Orion was a sibling of both Sputnik and the Chevrolet Bel-Air. When my father joined Project Orion, he was driving a 1949 Ford. After a year in La Jolla, California, it was time to give up the Ford. "Our poor old car finally gave up the ghost," he reported in his weekly letter home. "So on Friday night we took the old car out for its last run. We went to a big car-dealer in San Diego. We looked at a lot of cars, drove three, and finally bought a 2-year-old Chevrolet at 9 P.M." A turquoise and white 1957 Bel-Air. [1]

To a five-year-old from New Jersey, La Jolla (the jewel) was paradise found. General Atomic, the project's contractor, provided a house with a swimming pool and citrus orchard, draped in bougainvillea and overlooking the Pacific Ocean, which we scanned at sunset for the green flash. Winter swells broke over the reef at Windansea, where a surfing culture as tenacious as the inshore kelp beds had taken hold. Theodore Geisel, better known as Dr. Seuss, visited our three-room schoolhouse at La Jolla Cove. Abalone big enough to resist a tire iron could be gathered at low tide. My father and later my thirteen-year-old sister Katarina joined the local glider club and spent Saturdays trying to stay aloft in a fabric-covered sailplane winched into the updrafts above the cliffs at Torrey Pines. Jack Kerouac published On the Road.

The tail fins on the Chevrolet matched those on the Atlas intercontinental ballistic missiles that Convair Astronautics, a branch of the same corporate family as General Atomic, was building at a new $40 million facility four miles inland. In July of 1958 Convair held an open house, providing free hot dogs and the hourly flight of a model ICBM, which, the local paper announced, "will emit a trail of smoke and will complete its trip with a big red flash, simulating the detonation of a warhead." Real Atlas missiles, with a range of 5,000 miles, carried thermonuclear warheads yielding one hundred Hiroshimas each. The delivery of hydrogen bombs to civilian targets was celebrated with an open house, while Orion, a spaceship that would use bombs to deliver civilians to Mars, Jupiter, and Saturn, was so encumbered by secrecy that until July of 1958 even the existence of the project remained publicly unknown.[2]

Much of the record of Project Orion is still classified "Secret—Restricted Data" even though most of what kept the project secret in 1958 is now in the open, except for a few specific technical details. Any danger of Project Orion literature being used for destructive purposes is outweighed by the possibility that knowledge of Orion may be useful in ways that we cannot now predict or understand. Eventually, we will outgrow the use of nuclear energy as a weapon. Project Orion is a monument to those who once believed, or still believe, in turning the power of these weapons into something else.

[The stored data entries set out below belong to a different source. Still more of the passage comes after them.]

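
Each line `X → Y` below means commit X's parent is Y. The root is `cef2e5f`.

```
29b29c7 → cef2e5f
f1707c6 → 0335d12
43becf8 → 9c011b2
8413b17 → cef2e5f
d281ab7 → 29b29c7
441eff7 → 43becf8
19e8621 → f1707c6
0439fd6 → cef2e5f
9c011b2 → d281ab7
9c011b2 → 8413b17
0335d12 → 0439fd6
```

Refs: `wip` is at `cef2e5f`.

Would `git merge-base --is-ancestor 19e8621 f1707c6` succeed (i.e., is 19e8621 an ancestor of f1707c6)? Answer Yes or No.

No

Ancestors of f1707c6: {0335d12, 0439fd6, cef2e5f, f1707c6}.
19e8621 is not in that set, so it is not an ancestor of f1707c6.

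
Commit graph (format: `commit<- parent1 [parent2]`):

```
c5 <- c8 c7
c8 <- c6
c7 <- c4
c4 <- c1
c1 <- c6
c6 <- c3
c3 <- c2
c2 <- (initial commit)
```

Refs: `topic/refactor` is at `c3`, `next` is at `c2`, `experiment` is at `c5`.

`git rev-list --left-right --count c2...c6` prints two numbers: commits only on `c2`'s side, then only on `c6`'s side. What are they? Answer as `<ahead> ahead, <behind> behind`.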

All the people I visited or revisited in gathering this account believe they contributed to a dream that was nonetheless important for having failed. The years they spent working on Orion were the most exciting of their lives. Would they do it again? Definitely yes. Should we do it now? Probably not.

"We had a wonderfully free time, before any of that fallout stuff came down," says Orion's lead experimentalist, Brian Dunne. "It was a crazy era. All of our values were tweaked because of the cold war. It was a closed society, and all kinds of strange ideas were able to grow."